Across the city, snow flurries fell around the skeletons of burned, windowless and shrapnel-scarred apartment buildings as smoke rose above the skyline.

‘We are trying to survive somehow,’ said one Mariupol resident, who gave only her first name, Elena. ‘My child is hungry. I don’t know what to give him to eat.’

She had been trying to call her mother, who was in a town 50 miles away. ‘I can’t tell her I am alive, you understand. There is no connection, just nothing,’ she said.

Cars, some with the ‘Z’ symbol of the Russian invasion force in their windows, drove past stacks of ammunition boxes and artillery shells in a neighbourhood controlled by Russian-backed separatists.

Russia’s military denied bombing the theatre or anyplace else in Mariupol on Wednesday.

In Chernihiv, at least 53 people were brought to morgues over 24 hours, killed amid heavy Russian air attacks and ground fire, the local governor, Viacheslav Chaus, told Ukrainian TV on Thursday.

Ukraine’s emergency services said a mother, father and three of their children, including three-year-old twins, were killed when a Chernihiv hostel was shelled. Civilians were hiding in basements and shelters across the embattled city of 280,000.

‘The city has never known such nightmarish, colossal losses and destruction,’ Mr Chaus said.

The World Health Organisation said it has verified 43 attacks on hospitals and health facilities, with 12 people killed and 34 injured.

In remarks early on Friday, Ukrainian President Volodymyr Zelensky said he was thankful to US President Joe Biden for additional military aid, but he would not get into specifics about the new package, saying he did not want Russia to know what to expect.

He said when the invasion began on February 24, Russia expected to find Ukraine much as it did in 2014, when Russia seized Crimea without a fight and backed separatists as they took control of the eastern Donbas region.

Instead, he said, Ukraine had much stronger defences than expected, and Russia ‘didn’t know what we had for defence or how we prepared to meet the blow’.

In a joint statement, the foreign ministers of the Group of Seven leading economies accused Mr Putin of conducting an ‘unprovoked and shameful war’, and called on Russia to comply with the International Court of Justice’s order to stop its attack and withdraw its forces.

Both Ukraine and Russia this week reported some progress in negotiations.
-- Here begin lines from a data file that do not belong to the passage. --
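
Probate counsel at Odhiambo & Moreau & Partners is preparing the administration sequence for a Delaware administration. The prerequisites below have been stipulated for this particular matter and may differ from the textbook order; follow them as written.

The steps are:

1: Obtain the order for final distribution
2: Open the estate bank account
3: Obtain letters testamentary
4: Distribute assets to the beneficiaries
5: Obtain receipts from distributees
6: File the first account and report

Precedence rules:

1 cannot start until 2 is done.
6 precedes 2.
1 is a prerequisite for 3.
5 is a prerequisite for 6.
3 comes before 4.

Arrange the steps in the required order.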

Kremlin spokesman Dmitry Peskov said on Thursday that some negotiators were breaking into working groups.

Mr Zelensky said he would not reveal Ukraine’s negotiating tactics.

‘Working more in silence than on television, radio or on Facebook,’ Mr Zelensky said. ‘I consider it the right way.’

While details of Thursday’s talks were unknown, an official in Mr Zelensky’s office told the AP that on Wednesday, the main subject discussed was whether Russian troops would remain in separatist regions in eastern Ukraine after the war and where the borders would be.

The official, speaking on condition of anonymity to discuss the sensitive talks, said Ukraine was insisting on the inclusion of one or more Western nuclear powers in the negotiations and on legally binding security guarantees for Ukraine.

In exchange, the official said, Ukraine was ready to discuss a neutral military status.

Russia has demanded that Nato pledge never to admit Ukraine to the alliance or station forces there.

The fighting has led more than three million people to flee Ukraine, the UN estimates. The death toll remains unknown, though Ukraine has said thousands of civilians have died.